Artimanha

1 de fevereiro de 2021 10:11 359

Recomeçar nem sempre é fácil, mas é necessário que haja um recomeço para dar novo significado à vida.
Quando conheci o Flávio a atração foi inevitável, seu olhar e seu jeito tímido me encantaram.
Trocamos telefones e no mesmo dia Flávio me enviou mensagens. Sempre atencioso e muito carinhoso, falava comigo várias vezes ao dia, não demorou para me convidar para sair.
Nosso encontro foi perfeito, encheu-me de elogios, entre eles me disse: Camila você não precisa se maquiar porque Deus te desenhou com traços perfeitos. Fiquei entusiasmada e abandonei a maquiagem .
No segundo encontro me pediu em namoro, e dali em diante seguiu cada vez mais atencioso e preocupado, cuidando de mim nos detalhes. Suas ligações intensificaram e as mensagens de texto também. Queria saber a hora que eu saía, que chegava, se me alimentei, se já estava na cama. Bom dia e boa noite eram imprescindíveis.

Dois meses juntos, ele me pediu em casamento, disse que não aguentaria ficar tanto tempo longe de mim. Homem apaixonadíssimo! No mês seguinte se mudou para a minha casa.
Aos poucos me mostrou que era a pessoa que eu mais podia contar na vida. Entendi que os amigos que me cercavam não eram verdadeiros porque a maioria não simpatizavam com Flávio e consideravam minha decisão precoce. Enfim, me afastei dessas pessoas que fingiam querer o meu bem.
Seguimos eu e Flávio, tínhamos um ao outro e bastava. Ele era presente 24 horas por dia, me ajudava a decidir que roupa usar, algumas mais curtas e decotadas até doei, percebi que me deixavam vulgar.
No dia do nosso aniversário de um ano juntos, fiz uma surpresa. Saí mais cedo do trabalho, fui ao shopping comprar presente para ele.
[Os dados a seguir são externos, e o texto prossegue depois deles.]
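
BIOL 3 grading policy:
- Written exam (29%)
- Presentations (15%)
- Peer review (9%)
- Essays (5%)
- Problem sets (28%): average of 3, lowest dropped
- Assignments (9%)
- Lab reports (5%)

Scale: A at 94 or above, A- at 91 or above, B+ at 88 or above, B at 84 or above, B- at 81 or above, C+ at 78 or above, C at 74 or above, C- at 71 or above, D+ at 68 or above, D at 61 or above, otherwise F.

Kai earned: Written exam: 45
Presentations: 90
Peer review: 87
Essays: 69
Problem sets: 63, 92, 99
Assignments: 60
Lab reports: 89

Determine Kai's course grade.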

O problema é que me atrasei pra chegar em casa e isso o deixou furioso, principalmente porque não atendei as 57 ligações que fez para o meu celular. Eu queria fazer surpresa, mas ele não entendeu e me acusou de traição, desconfiou que eu estivesse com outro homem, cheirou minha roupa, meu pescoço e meus braços. Quando cheirou meu braço esquerdo, sentiu o aroma de perfume masculino, que eu havia provado numa loja, com a intenção de comprar para ele. Só que Flávio não acreditou e me esbofeteou. Ação que virou rotina daquele dia em diante.

O homem apaixonado se transformou num ser humano doente, abusador, torturador… E mesmo eu percebendo isso não conseguia deixá-lo. Às vezes que tentei romper, me ameaçou de morte.
Um dia, na saída do trabalho, encontrei um dos amigos que eu havia me afastado e ele ficou indignado com meu olho roxo. Não consegui esconder, chorei e contei tudo. Sem titubear ele me levou numa delegacia e pela primeira vez, depois de três anos apanhando, fiz um boletim de ocorrência contra Flávio. Sem que ele soubesse, naquele dia, o esperei dormir e peguei meus pertences principais e fugi.
Minha casa era alugada, então rompi o contrato por telefone mesmo. Pedi demissão do emprego, mudei o número do celular e de cidade.
Flávio foi intimado, mas não foi preso e até hoje me procura. Só que o gosto de me encontrar ele nunca terá.
Eu, Camila, aprendi algumas lições com essa experiência: possessão não é amor, todos precisamos de amigos por perto e controlar os movimentados com a desculpa de preocupação é manipulação e não cuidado.